Excellent point about how the pivot role in the Russian military effort is being played by a private company, Wagner Private Military Contractor, the Russian equivalent of Blackwater, which is also involved in Africa, and how the western analysts are totally silent about this matter. Yevgeny Prigozhin, the oligarch (and close Putin friend) who “founded” Wagner, has stated that at the minimum, it will take another two years for the Russian military to secure even the Donetsk Basin. There is no way either side wins this war, it is a needless slaughter.

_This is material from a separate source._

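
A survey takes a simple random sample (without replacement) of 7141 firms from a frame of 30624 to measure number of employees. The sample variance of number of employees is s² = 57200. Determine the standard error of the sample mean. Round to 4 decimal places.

2.4784

Under SRS without replacement, Var(ȳ) = (1 − f)·s²/n with f = n/N = 7141/30624 = 0.23318312.
Var(ȳ) = (1 − 0.23318312)·57200/7141 = 0.76681688·8.0100826 = 6.1422665.
SE(ȳ) = √(6.1422665) = 2.4784.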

In the meantime, Russia/Ukraine business ties continue, including the shipment of oil and gas from Russia to the rest of Europe through pipelines traversing Ukraine. Zurawell also brought out interesting business development in the Congo, where recently Russian oil giant Lukoil bought two off-shore fields jointly with Italian oil giant Eni, one of the world’s 7 largest oil companies. Eni has also made deals with Chinese multinationals. So much for a fight to the death between BRICS and the “collective West,” aka the US empire.
They then discussed the Russian biosecurity state, which has subtly become a part of daily life. For instance, more and more schools have instituted rules requiring their students to undergo daily temperature checks. The idea that the multipolar world order will bring more freedom to the people of the world by pushing the evil US empire out of the way is utterly ludicrous, shows the pathetic poverty which afflicts the ranks of political activists in the “collective West.”
My extra 4 cents worth: the capitalist system has since its emergence in history a few hundred years ago always had at its core two essential and contradictory dynamics. One is the inexorable tendency toward centralization and concentration of wealth and power. The Great Reset is an example of this, and explains much of what i’ve discussed in the previous several paragraphs. The other is an inexorable tendency toward competition and atomization, as competing interests develop even within what initially appears to be absolute consensus. There can be only one top dog in a global order based upon competition, being at the top simply means everyone else will be gunning for you. Sooner or later, the factions of the powers-that-be will go to war, even while they jointly implement the Great Reset. At any instant, it’s impossible to say which tendency will prevail. But the basic dynamic in the universe is toward higher entropy, meaning that fragmentation will be favored in the long and perhaps even not-so-long run.
Russian football clubs are struggling to fill stadiums as fans protest against ID requirements. Some tickets going for 10 rubles (US$0.13).
https://www.rt.com/russia/573474-football-rpl-fan-zenit/
I don’t suppose it’s enough to cancel the post-human future on its own, but well done, malchiki.